August 30, 2010
Carnegie Mellon University - and the Electrical and Computer Engineering Department - are part of a team that will receive up to $122 million over the next five years from the Department of Energy (DOE) to establish an Energy Innovation Hub focused on developing technologies to make buildings more energy efficient. The Energy Innovation Hub will be located at the Philadelphia Navy Yard Clean Energy campus, and will bring together leading researchers from academia, two U.S. National Laboratories and the private sector in an ambitious effort to develop energy efficient building designs that will save energy, cut pollution and position the United States as a leader in this industry.
"The Carnegie Mellon team is honored to be a part of this first-of-a-kind effort in the United States and believes that the industry-academic-government partnership that has been created will break new ground and make a substantial positive impact," said Steve Lee, head of the School of Architecture at CMU. "The Center for Building Performance and Diagnostics has built a 30-year reputation for groundbreaking work in defining the concept of total building performance, and in collaboration with faculty from the College of Engineering is strategically positioned to launch new technologies for energy efficient buildings."
The grant will support six Carnegie Mellon Ph.D. candidates per year who will work with faculty from the School of Architecture's Center for Building Performance and Diagnostics and the departments of Civil and Environmental Engineering, and Electrical and Computer Engineering over the next five years. One research scientist will be based at the Navy Yard Clean Energy campus.

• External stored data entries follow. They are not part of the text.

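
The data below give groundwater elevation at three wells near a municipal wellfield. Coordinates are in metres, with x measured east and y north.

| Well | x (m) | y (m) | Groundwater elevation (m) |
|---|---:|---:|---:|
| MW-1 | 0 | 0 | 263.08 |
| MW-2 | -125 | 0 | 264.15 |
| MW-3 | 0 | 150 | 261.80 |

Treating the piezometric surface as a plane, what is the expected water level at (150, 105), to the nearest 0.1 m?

∂h/∂x = (264.15 − 263.08) / (-125 − 0) = -0.008560
∂h/∂y = (261.80 − 263.08) / (150 − 0) = -0.008533
h(150, 105) = 263.08 + (-0.008560)·(150) + (-0.008533)·(105) = 263.08 -1.284 -0.896 = 260.900 m.

260.9 m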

Buildings account for nearly 40 percent of U.S. energy consumption and carbon emissions. Developing systems to improve building efficiency will provide significant benefits - reducing energy use and bills, cutting pollution, and creating jobs in the building efficiency industry.
"The Energy Innovation Hubs are a key part of our effort to harness the power of American ingenuity to achieve transformative energy breakthroughs," said U.S. Secretary of Energy Steven Chu. "By bringing together some of our brightest minds, we can develop cutting-edge building energy efficiency technologies that will reduce energy bills, cut carbon pollution and create jobs. This important investment will help Philadelphia become a leader in the global clean energy economy."
The mission of this Energy Innovation Hub is to research, develop and demonstrate highly efficient building components, systems, and models that are applicable to both retrofit and new construction. The hub team will pursue a research, development and demonstration program targeting technologies for single buildings and district-wide systems.
In particular, Carnegie Mellon faculty and students will work to develop "smart facades," which involve the design of sustainable building enclosures, and on creating integrated tools for the design, simulation and control of building environments.
These technologies include computer simulation and design tools to enable integrated project teams of architects, engineers, contractors and building operators to work collaboratively on retrofit, renovation and new building design projects; advanced combined heat and power (CHP) systems; building-integrated photovoltaic systems for energy generation; advanced HVAC systems with integrated indoor air quality management; and sensor and control networks to monitor building conditions and optimize energy use.
The project is one of only three hubs that will receive funding in fiscal year 2010. Led by Penn State University, the team will use the Navy Yard campus, which has more than 200 buildings and operates an independent electric microgrid as a "virtual municipality" to test and validate the developed technologies in real buildings.
"The vision and leadership demonstrated by the Obama administration, and specifically by Secretary Chu, in changing the paradigm to enable innovative work toward achieving energy independence in this country is quite extraordinary," Lee said.
Project participants include Bayer Material Science; Ben Franklin Technology Partners of Southeast Pennsylvania; Carnegie Mellon University; Collegiate Consortium; Delaware Valley Industrial Resource Center; Drexel University; IBM Corp.; Lawrence Livermore National Laboratory; Morgan State University; New Jersey Institute of Technology; Philadelphia Industrial Development Corporation; PPG Industries; Princeton University; Purdue University; Rutgers University; Turner Construction; United Technologies Corp.; University of Pennsylvania; University of Pittsburgh; Virginia Tech; and Wharton Small Business Development Center.